前半終了間際のマルシーニョの得点がオフサイドで取り消され、川崎に1点のリードを許しだだけの状態だったら鳥栖にまだチャンスがあったかもしれない。しかし、47分、56分と立て続けに失点してしまっては、じらしのテクニックを持つ川崎相手になすすべはほぼなかった。この日までの得失点以上に両者には差があった。
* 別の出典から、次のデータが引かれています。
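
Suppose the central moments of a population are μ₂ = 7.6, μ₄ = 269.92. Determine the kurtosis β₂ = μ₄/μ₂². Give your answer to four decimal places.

4.6731

μ₂² = 7.6² = 57.76000
μ₄/μ₂² = 269.92 / 57.76000 = 4.67313
β₂ ≈ 4.6731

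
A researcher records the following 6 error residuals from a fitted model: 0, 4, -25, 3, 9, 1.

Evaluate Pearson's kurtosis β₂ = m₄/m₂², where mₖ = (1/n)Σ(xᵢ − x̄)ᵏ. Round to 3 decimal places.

3.763

x̄ = -1.3333
Σ(xᵢ − x̄)² = 721.3333 ⇒ m₂ = 120.22222
Σ(xᵢ − x̄)⁴ = 326320.4444 ⇒ m₄ = 54386.74074
m₂² = 14453.38272
β₂ = m₄/m₂² = 54386.74074 / 14453.38272 ≈ 3.763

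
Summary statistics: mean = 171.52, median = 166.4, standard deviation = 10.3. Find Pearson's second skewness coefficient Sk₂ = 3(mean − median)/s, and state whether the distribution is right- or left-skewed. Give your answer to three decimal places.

1.491, right-skewed

Sk₂ = 3(171.52 − 166.4) / 10.3 = 3 × 5.1200 / 10.3
    = 15.3600 / 10.3 ≈ 1.491
Sk₂ > 0 ⇒ mean > median ⇒ right-skewed (positive skew).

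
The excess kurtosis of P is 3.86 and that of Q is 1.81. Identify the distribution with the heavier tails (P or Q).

Higher excess kurtosis ⇒ heavier tails relative to the normal distribution.
3.86 vs 1.81: the larger is 3.86, so P has heavier tails.

P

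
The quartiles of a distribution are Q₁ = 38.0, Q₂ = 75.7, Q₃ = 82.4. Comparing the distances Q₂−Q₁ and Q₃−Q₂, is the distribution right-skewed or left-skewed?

Q₂ − Q₁ = 37.7;  Q₃ − Q₂ = 6.7
Q₂ − Q₁ > Q₃ − Q₂ ⇒ the lower half is more spread out ⇒ left-skewed.

left-skewed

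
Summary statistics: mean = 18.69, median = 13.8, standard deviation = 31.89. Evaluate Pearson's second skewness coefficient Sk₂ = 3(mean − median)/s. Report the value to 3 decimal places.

0.460

Sk₂ = 3(18.69 − 13.8) / 31.89 = 3 × 4.8900 / 31.89
    = 14.6700 / 31.89 ≈ 0.460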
鳥栖で目についたのは危険な地帯で無理なプレーをしてボールを失い、そこから逆襲されてしまうこと。1失点目はその象徴で、リスクヘッジしない場面でのロングフィードをカットされてショートカウンターを受けてしまった。だがそんな場面でも川井健太監督は選手に厳しいことをいうでもなく見守っている。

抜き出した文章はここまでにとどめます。